Ify membelalak. “Yaudah kalo kamu nggak mau makan, buat Tante Manda aja.” Ify menjulurkan lidahnya kearah Rio.  
“Oiya Tante, maaf lahir dan batin ya. Salam dari Mama. Selamat manjalankan ibadah puasa.”
“Sama-sama, Ify. Tante dan keluarga juga minta maaf ya.”
“Kayak lebaran aja pake maaf-maafan.” Celetuk Rio lagi.
“Rio abis main hujan-hujanan lagi ya Tante?” Tanya Ify, mengabaikan celotehan Rio.
“Iya, anak itu sudah sebesar ini masih saja main hujan-hujan, seperti anak kecil saja.”
“Yee, Mama memangnya yang main hujan-hujanan itu cuma anak kecil aja? Ya nggak lah.”
Mama Rio berdecak sambil menggelengkan kepalanya. “Liat dong Ify, Ify  saja nggak pernah main hujan-hujanan.”
“Yah, Ify kan cemen, Ma. Masa takut sama air.”
“Yee, siapa yang takut air sih? Main hujan-hujanan itu kan bisa bikin sakit tau, Yo.” Kata Ify menjelaskan.
Rio hanya mengangguk-angguk sambil bergumam ‘oh’.
“Ini anak kalau dikasih tahu ngeyel banget. Nanti kalau kamu sakit, awas kamu ya, Mama nggak mau ngurusin kamu.”
“Yaudah, kalau Mama nggak mau urusin aku kan masih ada Ify.” Goda Rio sambil mengedipkan sebelah matanya.

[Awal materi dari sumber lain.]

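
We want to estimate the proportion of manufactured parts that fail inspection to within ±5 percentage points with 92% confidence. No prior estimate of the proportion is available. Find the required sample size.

307

For a proportion with margin E = 0.05 at 92% confidence, z = 1.751.
With no prior estimate, use p = 0.5, which maximizes p(1−p) at 0.25.
n = 0.25 × (z/E)² = 0.25 × (1.751/0.05)² = 306.60
Round up: n = 307.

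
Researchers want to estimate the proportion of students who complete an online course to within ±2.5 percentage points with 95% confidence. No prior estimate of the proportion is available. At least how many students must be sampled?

1537

For a proportion with margin E = 0.025 at 95% confidence, z = 1.960.
With no prior estimate, use p = 0.5, which maximizes p(1−p) at 0.25.
n = 0.25 × (z/E)² = 0.25 × (1.960/0.025)² = 1536.64
Round up: n = 1537.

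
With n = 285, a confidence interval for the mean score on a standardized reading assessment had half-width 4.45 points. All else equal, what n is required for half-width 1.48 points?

Margin of error scales as 1/√n, so n₂ = n₁·(E₁/E₂)².
n₂ = 285 × (4.45/1.48)² = 285 × 9.041 = 2576.68
Round up: n₂ = 2577.

2577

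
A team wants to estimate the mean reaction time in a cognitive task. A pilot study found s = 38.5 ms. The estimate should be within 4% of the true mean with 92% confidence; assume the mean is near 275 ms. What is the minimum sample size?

For a mean, the margin of error is E = z·σ/√n, so n = (zσ/E)².
At 92% confidence, z = 1.751.
E = 4% of 275 = 11 ms.
n = (1.751 × 38.5 / 11)² = 37.56
Round up: n = 38.

38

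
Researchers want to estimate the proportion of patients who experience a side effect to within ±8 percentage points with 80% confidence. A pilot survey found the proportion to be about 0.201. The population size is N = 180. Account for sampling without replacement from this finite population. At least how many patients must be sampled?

For a proportion with margin E = 0.08 at 80% confidence, z = 1.282.
n = p̂(1−p̂)(z/E)² = 0.201 × 0.799 × (1.282/0.08)² = 41.24 — call this n₀.
Finite-population correction with N = 180: n = n₀ / (1 + (n₀−1)/N) = 41.24 / 1.224 = 33.69
Round up: n = 34.

34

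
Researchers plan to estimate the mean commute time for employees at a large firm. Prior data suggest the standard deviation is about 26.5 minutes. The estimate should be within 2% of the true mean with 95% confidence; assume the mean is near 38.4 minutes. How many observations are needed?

4574

For a mean, the margin of error is E = z·σ/√n, so n = (zσ/E)².
At 95% confidence, z = 1.960.
E = 2% of 38.4 = 0.768 minutes.
n = (1.960 × 26.5 / 0.768)² = 4573.85
Round up: n = 4574.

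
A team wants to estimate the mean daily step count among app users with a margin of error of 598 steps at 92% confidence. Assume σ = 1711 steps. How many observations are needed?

n = 26

For a mean, the margin of error is E = z·σ/√n, so n = (zσ/E)².
At 92% confidence, z = 1.751.
n = (1.751 × 1711 / 598)² = 25.10
Round up: n = 26.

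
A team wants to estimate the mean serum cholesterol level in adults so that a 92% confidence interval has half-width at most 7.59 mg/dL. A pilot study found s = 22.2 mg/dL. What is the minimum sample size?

For a mean, the margin of error is E = z·σ/√n, so n = (zσ/E)².
At 92% confidence, z = 1.751.
n = (1.751 × 22.2 / 7.59)² = 26.23
Round up: n = 27.

n = 27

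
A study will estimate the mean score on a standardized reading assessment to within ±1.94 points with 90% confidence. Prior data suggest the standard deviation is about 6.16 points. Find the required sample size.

28

For a mean, the margin of error is E = z·σ/√n, so n = (zσ/E)².
At 90% confidence, z = 1.645.
n = (1.645 × 6.16 / 1.94)² = 27.28
Round up: n = 28.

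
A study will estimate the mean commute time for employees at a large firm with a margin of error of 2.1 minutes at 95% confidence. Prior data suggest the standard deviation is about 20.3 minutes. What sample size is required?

For a mean, the margin of error is E = z·σ/√n, so n = (zσ/E)².
At 95% confidence, z = 1.960.
n = (1.960 × 20.3 / 2.1)² = 358.98
Round up: n = 359.

n = 359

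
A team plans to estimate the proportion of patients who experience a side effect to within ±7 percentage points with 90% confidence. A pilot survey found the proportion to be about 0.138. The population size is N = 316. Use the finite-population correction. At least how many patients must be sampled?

55

For a proportion with margin E = 0.07 at 90% confidence, z = 1.645.
n = p̂(1−p̂)(z/E)² = 0.138 × 0.862 × (1.645/0.07)² = 65.69 — call this n₀.
Finite-population correction with N = 316: n = n₀ / (1 + (n₀−1)/N) = 65.69 / 1.205 = 54.51
Round up: n = 55.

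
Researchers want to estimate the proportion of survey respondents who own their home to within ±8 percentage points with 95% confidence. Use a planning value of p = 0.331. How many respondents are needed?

n = 133

For a proportion with margin E = 0.08 at 95% confidence, z = 1.960.
n = p̂(1−p̂)(z/E)² = 0.331 × 0.669 × (1.960/0.08)² = 132.92
Round up: n = 133.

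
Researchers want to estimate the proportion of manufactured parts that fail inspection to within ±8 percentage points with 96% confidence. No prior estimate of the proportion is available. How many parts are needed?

165

For a proportion with margin E = 0.08 at 96% confidence, z = 2.054.
With no prior estimate, use p = 0.5, which maximizes p(1−p) at 0.25.
n = 0.25 × (z/E)² = 0.25 × (2.054/0.08)² = 164.80
Round up: n = 165.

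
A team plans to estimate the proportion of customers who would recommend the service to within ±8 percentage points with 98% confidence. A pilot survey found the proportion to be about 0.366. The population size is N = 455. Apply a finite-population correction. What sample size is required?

n = 138

For a proportion with margin E = 0.08 at 98% confidence, z = 2.326.
n = p̂(1−p̂)(z/E)² = 0.366 × 0.634 × (2.326/0.08)² = 196.16 — call this n₀.
Finite-population correction with N = 455: n = n₀ / (1 + (n₀−1)/N) = 196.16 / 1.429 = 137.27
Round up: n = 138.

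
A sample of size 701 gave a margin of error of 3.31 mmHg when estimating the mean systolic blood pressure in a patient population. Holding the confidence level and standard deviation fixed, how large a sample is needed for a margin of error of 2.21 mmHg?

1573

Margin of error scales as 1/√n, so n₂ = n₁·(E₁/E₂)².
n₂ = 701 × (3.31/2.21)² = 701 × 2.243 = 1572.34
Round up: n₂ = 1573.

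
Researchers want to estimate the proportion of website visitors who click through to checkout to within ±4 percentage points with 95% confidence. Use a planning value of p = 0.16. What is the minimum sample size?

n = 323

For a proportion with margin E = 0.04 at 95% confidence, z = 1.960.
n = p̂(1−p̂)(z/E)² = 0.16 × 0.84 × (1.960/0.04)² = 322.69
Round up: n = 323.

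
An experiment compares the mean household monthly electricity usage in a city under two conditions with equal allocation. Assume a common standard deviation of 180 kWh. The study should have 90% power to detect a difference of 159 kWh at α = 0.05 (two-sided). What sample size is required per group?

For two equal groups, n per group = 2·((z_{α/2} + z_β)·σ/δ)².
z_{α/2} = 1.960; z_β = 1.282 (power 90%).
n = 2 × (3.242 × 180 / 159)² = 2 × 13.47 = 26.94
Round up: n = 27 per group.

27 per group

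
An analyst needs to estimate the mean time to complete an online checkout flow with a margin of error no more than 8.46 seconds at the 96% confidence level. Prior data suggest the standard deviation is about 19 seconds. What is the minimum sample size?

For a mean, the margin of error is E = z·σ/√n, so n = (zσ/E)².
At 96% confidence, z = 2.054.
n = (2.054 × 19 / 8.46)² = 21.28
Round up: n = 22.

22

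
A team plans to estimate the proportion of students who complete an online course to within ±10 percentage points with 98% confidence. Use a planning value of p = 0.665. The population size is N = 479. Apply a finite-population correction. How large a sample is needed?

For a proportion with margin E = 0.1 at 98% confidence, z = 2.326.
n = p̂(1−p̂)(z/E)² = 0.665 × 0.335 × (2.326/0.1)² = 120.53 — call this n₀.
Finite-population correction with N = 479: n = n₀ / (1 + (n₀−1)/N) = 120.53 / 1.25 = 96.42
Round up: n = 97.

97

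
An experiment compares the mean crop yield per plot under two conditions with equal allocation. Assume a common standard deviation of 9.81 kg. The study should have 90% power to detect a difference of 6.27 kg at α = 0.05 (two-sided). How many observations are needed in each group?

52 per group

For two equal groups, n per group = 2·((z_{α/2} + z_β)·σ/δ)².
z_{α/2} = 1.960; z_β = 1.282 (power 90%).
n = 2 × (3.242 × 9.81 / 6.27)² = 2 × 25.73 = 51.46
Round up: n = 52 per group.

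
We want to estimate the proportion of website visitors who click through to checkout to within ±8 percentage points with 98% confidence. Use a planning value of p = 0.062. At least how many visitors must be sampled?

50

For a proportion with margin E = 0.08 at 98% confidence, z = 2.326.
n = p̂(1−p̂)(z/E)² = 0.062 × 0.938 × (2.326/0.08)² = 49.16
Round up: n = 50.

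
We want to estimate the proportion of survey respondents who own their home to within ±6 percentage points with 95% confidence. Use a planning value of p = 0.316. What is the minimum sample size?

n = 231

For a proportion with margin E = 0.06 at 95% confidence, z = 1.960.
n = p̂(1−p̂)(z/E)² = 0.316 × 0.684 × (1.960/0.06)² = 230.65
Round up: n = 231.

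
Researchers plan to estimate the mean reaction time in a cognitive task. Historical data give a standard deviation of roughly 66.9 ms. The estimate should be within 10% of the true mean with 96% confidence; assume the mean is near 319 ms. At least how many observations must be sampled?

n = 19

For a mean, the margin of error is E = z·σ/√n, so n = (zσ/E)².
At 96% confidence, z = 2.054.
E = 10% of 319 = 31.9 ms.
n = (2.054 × 66.9 / 31.9)² = 18.56
Round up: n = 19.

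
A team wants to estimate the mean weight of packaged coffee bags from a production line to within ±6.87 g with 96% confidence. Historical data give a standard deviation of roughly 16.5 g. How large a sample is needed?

25

For a mean, the margin of error is E = z·σ/√n, so n = (zσ/E)².
At 96% confidence, z = 2.054.
n = (2.054 × 16.5 / 6.87)² = 24.34
Round up: n = 25.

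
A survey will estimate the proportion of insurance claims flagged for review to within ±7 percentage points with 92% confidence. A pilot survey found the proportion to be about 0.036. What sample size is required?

22

For a proportion with margin E = 0.07 at 92% confidence, z = 1.751.
n = p̂(1−p̂)(z/E)² = 0.036 × 0.964 × (1.751/0.07)² = 21.71
Round up: n = 22.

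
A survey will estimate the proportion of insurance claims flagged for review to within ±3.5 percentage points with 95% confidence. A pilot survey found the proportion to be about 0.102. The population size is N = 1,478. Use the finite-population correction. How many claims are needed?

n = 241

For a proportion with margin E = 0.035 at 95% confidence, z = 1.960.
n = p̂(1−p̂)(z/E)² = 0.102 × 0.898 × (1.960/0.035)² = 287.25 — call this n₀.
Finite-population correction with N = 1,478: n = n₀ / (1 + (n₀−1)/N) = 287.25 / 1.194 = 240.58
Round up: n = 241.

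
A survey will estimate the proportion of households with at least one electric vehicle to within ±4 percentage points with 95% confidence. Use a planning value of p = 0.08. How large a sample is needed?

177

For a proportion with margin E = 0.04 at 95% confidence, z = 1.960.
n = p̂(1−p̂)(z/E)² = 0.08 × 0.92 × (1.960/0.04)² = 176.71
Round up: n = 177.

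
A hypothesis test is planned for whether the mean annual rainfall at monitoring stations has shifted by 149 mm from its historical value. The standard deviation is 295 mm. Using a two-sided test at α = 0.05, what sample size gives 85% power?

For a one-sample z-test, n = ((z_{α/2} + z_β)·σ/δ)².
z_{α/2} = 1.960 (two-sided α = 0.05); z_β = 1.036 (power 85% → β = 0.15).
n = (2.996 × 295 / 149)² = 35.18
Round up: n = 36.

36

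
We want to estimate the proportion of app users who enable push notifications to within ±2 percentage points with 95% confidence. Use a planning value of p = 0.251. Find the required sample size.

For a proportion with margin E = 0.02 at 95% confidence, z = 1.960.
n = p̂(1−p̂)(z/E)² = 0.251 × 0.749 × (1.960/0.02)² = 1805.54
Round up: n = 1806.

n = 1806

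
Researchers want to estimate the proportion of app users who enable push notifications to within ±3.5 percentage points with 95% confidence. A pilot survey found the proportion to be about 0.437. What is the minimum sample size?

772

For a proportion with margin E = 0.035 at 95% confidence, z = 1.960.
n = p̂(1−p̂)(z/E)² = 0.437 × 0.563 × (1.960/0.035)² = 771.55
Round up: n = 772.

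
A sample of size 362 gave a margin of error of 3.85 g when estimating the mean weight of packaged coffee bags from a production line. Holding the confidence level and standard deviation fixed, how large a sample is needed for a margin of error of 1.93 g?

n = 1441

Margin of error scales as 1/√n, so n₂ = n₁·(E₁/E₂)².
n₂ = 362 × (3.85/1.93)² = 362 × 3.979 = 1440.40
Round up: n₂ = 1441.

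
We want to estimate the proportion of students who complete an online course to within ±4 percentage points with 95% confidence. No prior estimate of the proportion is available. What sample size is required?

601

For a proportion with margin E = 0.04 at 95% confidence, z = 1.960.
With no prior estimate, use p = 0.5, which maximizes p(1−p) at 0.25.
n = 0.25 × (z/E)² = 0.25 × (1.960/0.04)² = 600.25
Round up: n = 601.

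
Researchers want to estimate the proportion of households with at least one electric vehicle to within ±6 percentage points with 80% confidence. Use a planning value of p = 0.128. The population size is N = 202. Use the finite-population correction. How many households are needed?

For a proportion with margin E = 0.06 at 80% confidence, z = 1.282.
n = p̂(1−p̂)(z/E)² = 0.128 × 0.872 × (1.282/0.06)² = 50.96 — call this n₀.
Finite-population correction with N = 202: n = n₀ / (1 + (n₀−1)/N) = 50.96 / 1.247 = 40.87
Round up: n = 41.

41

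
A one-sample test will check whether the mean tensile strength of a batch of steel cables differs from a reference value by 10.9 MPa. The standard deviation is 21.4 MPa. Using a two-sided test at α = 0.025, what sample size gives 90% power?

48

For a one-sample z-test, n = ((z_{α/2} + z_β)·σ/δ)².
z_{α/2} = 2.241 (two-sided α = 0.025); z_β = 1.282 (power 90% → β = 0.1).
n = (3.523 × 21.4 / 10.9)² = 47.84
Round up: n = 48.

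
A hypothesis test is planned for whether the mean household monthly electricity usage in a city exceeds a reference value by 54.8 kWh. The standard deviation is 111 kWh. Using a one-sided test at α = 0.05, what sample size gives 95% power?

For a one-sample z-test, n = ((z_α + z_β)·σ/δ)².
z_α = 1.645 (one-sided α = 0.05); z_β = 1.645 (power 95% → β = 0.05).
n = (3.290 × 111 / 54.8)² = 44.41
Round up: n = 45.

45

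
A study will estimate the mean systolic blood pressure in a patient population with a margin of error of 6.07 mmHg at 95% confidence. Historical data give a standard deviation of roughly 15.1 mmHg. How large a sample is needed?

For a mean, the margin of error is E = z·σ/√n, so n = (zσ/E)².
At 95% confidence, z = 1.960.
n = (1.960 × 15.1 / 6.07)² = 23.77
Round up: n = 24.

24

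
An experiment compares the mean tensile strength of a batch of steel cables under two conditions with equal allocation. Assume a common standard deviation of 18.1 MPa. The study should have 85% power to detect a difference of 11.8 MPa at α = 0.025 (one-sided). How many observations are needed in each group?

43 per group

For two equal groups, n per group = 2·((z_α + z_β)·σ/δ)².
z_α = 1.960; z_β = 1.036 (power 85%).
n = 2 × (2.996 × 18.1 / 11.8)² = 2 × 21.12 = 42.24
Round up: n = 43 per group.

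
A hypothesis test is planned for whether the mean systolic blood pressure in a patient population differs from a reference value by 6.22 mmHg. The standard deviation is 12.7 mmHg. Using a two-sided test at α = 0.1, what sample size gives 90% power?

For a one-sample z-test, n = ((z_{α/2} + z_β)·σ/δ)².
z_{α/2} = 1.645 (two-sided α = 0.1); z_β = 1.282 (power 90% → β = 0.1).
n = (2.927 × 12.7 / 6.22)² = 35.72
Round up: n = 36.

36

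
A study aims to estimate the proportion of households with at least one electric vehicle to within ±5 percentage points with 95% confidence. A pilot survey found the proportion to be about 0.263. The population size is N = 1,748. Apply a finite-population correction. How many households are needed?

255

For a proportion with margin E = 0.05 at 95% confidence, z = 1.960.
n = p̂(1−p̂)(z/E)² = 0.263 × 0.737 × (1.960/0.05)² = 297.85 — call this n₀.
Finite-population correction with N = 1,748: n = n₀ / (1 + (n₀−1)/N) = 297.85 / 1.17 = 254.57
Round up: n = 255.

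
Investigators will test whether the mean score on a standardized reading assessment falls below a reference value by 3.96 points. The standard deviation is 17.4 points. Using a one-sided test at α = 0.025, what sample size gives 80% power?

For a one-sample z-test, n = ((z_α + z_β)·σ/δ)².
z_α = 1.960 (one-sided α = 0.025); z_β = 0.842 (power 80% → β = 0.2).
n = (2.802 × 17.4 / 3.96)² = 151.58
Round up: n = 152.

n = 152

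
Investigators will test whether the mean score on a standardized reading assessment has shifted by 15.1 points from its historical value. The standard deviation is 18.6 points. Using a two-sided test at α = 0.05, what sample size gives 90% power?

For a one-sample z-test, n = ((z_{α/2} + z_β)·σ/δ)².
z_{α/2} = 1.960 (two-sided α = 0.05); z_β = 1.282 (power 90% → β = 0.1).
n = (3.242 × 18.6 / 15.1)² = 15.95
Round up: n = 16.

16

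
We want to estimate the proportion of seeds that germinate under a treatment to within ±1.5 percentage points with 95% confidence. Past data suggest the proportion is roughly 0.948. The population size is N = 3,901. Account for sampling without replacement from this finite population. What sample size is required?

For a proportion with margin E = 0.015 at 95% confidence, z = 1.960.
n = p̂(1−p̂)(z/E)² = 0.948 × 0.052 × (1.960/0.015)² = 841.67 — call this n₀.
Finite-population correction with N = 3,901: n = n₀ / (1 + (n₀−1)/N) = 841.67 / 1.216 = 692.16
Round up: n = 693.

693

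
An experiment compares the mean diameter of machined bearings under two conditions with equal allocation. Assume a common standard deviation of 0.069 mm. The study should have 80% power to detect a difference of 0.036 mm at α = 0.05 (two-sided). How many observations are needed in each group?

For two equal groups, n per group = 2·((z_{α/2} + z_β)·σ/δ)².
z_{α/2} = 1.960; z_β = 0.842 (power 80%).
n = 2 × (2.802 × 0.069 / 0.036)² = 2 × 28.84 = 57.68
Round up: n = 58 per group.

58 per group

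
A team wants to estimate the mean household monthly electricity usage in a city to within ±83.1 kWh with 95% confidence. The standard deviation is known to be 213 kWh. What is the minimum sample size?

For a mean, the margin of error is E = z·σ/√n, so n = (zσ/E)².
At 95% confidence, z = 1.960.
n = (1.960 × 213 / 83.1)² = 25.24
Round up: n = 26.

26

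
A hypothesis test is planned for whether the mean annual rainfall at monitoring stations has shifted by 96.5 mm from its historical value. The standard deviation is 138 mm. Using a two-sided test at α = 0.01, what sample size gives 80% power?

For a one-sample z-test, n = ((z_{α/2} + z_β)·σ/δ)².
z_{α/2} = 2.576 (two-sided α = 0.01); z_β = 0.842 (power 80% → β = 0.2).
n = (3.418 × 138 / 96.5)² = 23.89
Round up: n = 24.

24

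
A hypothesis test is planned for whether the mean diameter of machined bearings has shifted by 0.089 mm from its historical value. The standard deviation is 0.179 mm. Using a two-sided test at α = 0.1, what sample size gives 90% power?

For a one-sample z-test, n = ((z_{α/2} + z_β)·σ/δ)².
z_{α/2} = 1.645 (two-sided α = 0.1); z_β = 1.282 (power 90% → β = 0.1).
n = (2.927 × 0.179 / 0.089)² = 34.66
Round up: n = 35.

35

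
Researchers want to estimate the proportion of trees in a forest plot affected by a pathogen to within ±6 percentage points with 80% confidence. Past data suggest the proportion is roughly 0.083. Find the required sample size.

For a proportion with margin E = 0.06 at 80% confidence, z = 1.282.
n = p̂(1−p̂)(z/E)² = 0.083 × 0.917 × (1.282/0.06)² = 34.75
Round up: n = 35.

35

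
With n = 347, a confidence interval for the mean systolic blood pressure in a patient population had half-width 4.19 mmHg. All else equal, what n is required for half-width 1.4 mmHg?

3109

Margin of error scales as 1/√n, so n₂ = n₁·(E₁/E₂)².
n₂ = 347 × (4.19/1.4)² = 347 × 8.957 = 3108.08
Round up: n₂ = 3109.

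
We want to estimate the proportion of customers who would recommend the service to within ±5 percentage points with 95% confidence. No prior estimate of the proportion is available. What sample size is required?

For a proportion with margin E = 0.05 at 95% confidence, z = 1.960.
With no prior estimate, use p = 0.5, which maximizes p(1−p) at 0.25.
n = 0.25 × (z/E)² = 0.25 × (1.960/0.05)² = 384.16
Round up: n = 385.

385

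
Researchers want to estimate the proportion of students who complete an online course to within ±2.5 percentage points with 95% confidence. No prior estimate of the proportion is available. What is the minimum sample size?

1537

For a proportion with margin E = 0.025 at 95% confidence, z = 1.960.
With no prior estimate, use p = 0.5, which maximizes p(1−p) at 0.25.
n = 0.25 × (z/E)² = 0.25 × (1.960/0.025)² = 1536.64
Round up: n = 1537.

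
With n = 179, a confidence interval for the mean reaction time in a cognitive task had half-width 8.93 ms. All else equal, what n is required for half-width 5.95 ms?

n = 404

Margin of error scales as 1/√n, so n₂ = n₁·(E₁/E₂)².
n₂ = 179 × (8.93/5.95)² = 179 × 2.253 = 403.29
Round up: n₂ = 404.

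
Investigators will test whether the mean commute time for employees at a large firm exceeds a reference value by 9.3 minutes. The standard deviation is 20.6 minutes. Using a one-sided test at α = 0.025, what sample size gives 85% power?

n = 45

For a one-sample z-test, n = ((z_α + z_β)·σ/δ)².
z_α = 1.960 (one-sided α = 0.025); z_β = 1.036 (power 85% → β = 0.15).
n = (2.996 × 20.6 / 9.3)² = 44.04
Round up: n = 45.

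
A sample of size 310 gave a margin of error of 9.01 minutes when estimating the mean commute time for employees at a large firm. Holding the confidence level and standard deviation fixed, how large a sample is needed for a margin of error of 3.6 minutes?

1942

Margin of error scales as 1/√n, so n₂ = n₁·(E₁/E₂)².
n₂ = 310 × (9.01/3.6)² = 310 × 6.264 = 1941.84
Round up: n₂ = 1942.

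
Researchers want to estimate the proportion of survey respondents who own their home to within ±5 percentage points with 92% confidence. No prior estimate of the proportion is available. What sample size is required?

307

For a proportion with margin E = 0.05 at 92% confidence, z = 1.751.
With no prior estimate, use p = 0.5, which maximizes p(1−p) at 0.25.
n = 0.25 × (z/E)² = 0.25 × (1.751/0.05)² = 306.60
Round up: n = 307.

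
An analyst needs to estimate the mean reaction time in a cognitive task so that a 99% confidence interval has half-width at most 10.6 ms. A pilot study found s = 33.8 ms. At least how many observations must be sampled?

For a mean, the margin of error is E = z·σ/√n, so n = (zσ/E)².
At 99% confidence, z = 2.576.
n = (2.576 × 33.8 / 10.6)² = 67.47
Round up: n = 68.

68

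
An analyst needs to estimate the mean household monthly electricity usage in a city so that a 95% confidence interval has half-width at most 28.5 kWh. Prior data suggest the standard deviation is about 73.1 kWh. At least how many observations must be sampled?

For a mean, the margin of error is E = z·σ/√n, so n = (zσ/E)².
At 95% confidence, z = 1.960.
n = (1.960 × 73.1 / 28.5)² = 25.27
Round up: n = 26.

26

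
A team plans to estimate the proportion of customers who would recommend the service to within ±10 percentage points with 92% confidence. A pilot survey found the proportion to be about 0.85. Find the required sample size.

For a proportion with margin E = 0.1 at 92% confidence, z = 1.751.
n = p̂(1−p̂)(z/E)² = 0.85 × 0.15 × (1.751/0.1)² = 39.09
Round up: n = 40.

40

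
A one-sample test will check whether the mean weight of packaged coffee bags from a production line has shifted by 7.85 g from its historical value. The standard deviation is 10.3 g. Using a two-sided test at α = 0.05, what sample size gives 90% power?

For a one-sample z-test, n = ((z_{α/2} + z_β)·σ/δ)².
z_{α/2} = 1.960 (two-sided α = 0.05); z_β = 1.282 (power 90% → β = 0.1).
n = (3.242 × 10.3 / 7.85)² = 18.10
Round up: n = 19.

19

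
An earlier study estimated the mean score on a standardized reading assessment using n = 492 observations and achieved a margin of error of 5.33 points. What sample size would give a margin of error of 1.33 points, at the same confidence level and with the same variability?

7902

Margin of error scales as 1/√n, so n₂ = n₁·(E₁/E₂)².
n₂ = 492 × (5.33/1.33)² = 492 × 16.06 = 7901.52
Round up: n₂ = 7902.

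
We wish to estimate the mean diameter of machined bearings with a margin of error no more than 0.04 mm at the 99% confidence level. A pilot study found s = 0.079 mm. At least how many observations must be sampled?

26

For a mean, the margin of error is E = z·σ/√n, so n = (zσ/E)².
At 99% confidence, z = 2.576.
n = (2.576 × 0.079 / 0.04)² = 25.88
Round up: n = 26.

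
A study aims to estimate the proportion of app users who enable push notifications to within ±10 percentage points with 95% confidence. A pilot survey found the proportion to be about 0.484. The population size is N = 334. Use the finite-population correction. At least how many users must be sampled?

For a proportion with margin E = 0.1 at 95% confidence, z = 1.960.
n = p̂(1−p̂)(z/E)² = 0.484 × 0.516 × (1.960/0.1)² = 95.94 — call this n₀.
Finite-population correction with N = 334: n = n₀ / (1 + (n₀−1)/N) = 95.94 / 1.284 = 74.72
Round up: n = 75.

75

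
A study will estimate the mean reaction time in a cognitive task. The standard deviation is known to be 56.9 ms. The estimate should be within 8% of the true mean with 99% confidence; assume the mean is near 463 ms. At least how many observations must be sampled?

16

For a mean, the margin of error is E = z·σ/√n, so n = (zσ/E)².
At 99% confidence, z = 2.576.
E = 8% of 463 = 37.04 ms.
n = (2.576 × 56.9 / 37.04)² = 15.66
Round up: n = 16.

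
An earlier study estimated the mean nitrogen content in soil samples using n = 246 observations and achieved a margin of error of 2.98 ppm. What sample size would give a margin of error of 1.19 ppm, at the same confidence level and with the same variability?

1543

Margin of error scales as 1/√n, so n₂ = n₁·(E₁/E₂)².
n₂ = 246 × (2.98/1.19)² = 246 × 6.271 = 1542.67
Round up: n₂ = 1543.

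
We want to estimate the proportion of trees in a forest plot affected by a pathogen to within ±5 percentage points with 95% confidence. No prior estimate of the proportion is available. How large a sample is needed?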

Ify pamit. Diam-diam Rio memperhatikan Ify hingga Ify menghilang dibalik gerbang. Gadis berdagu tirus itu memiliki model rambut layer yang selalu ia gerai hingga melewati bahu. Namun sejak dua tahun yang lalu rambut itu telah ditutup dengan  jilbab yang membuatnya semakin cantik.
Sudah  sejak lama Ify dan Rio bertetanggaan. Mereka juga satu sekolah, hanya saja berbeda kelas. Ify amat pendiam, berbeda dengan Rio  yang jahil dan suka bikin onar. Hobi membolos, main PS, nongkrong dengan teman, itulah Rio.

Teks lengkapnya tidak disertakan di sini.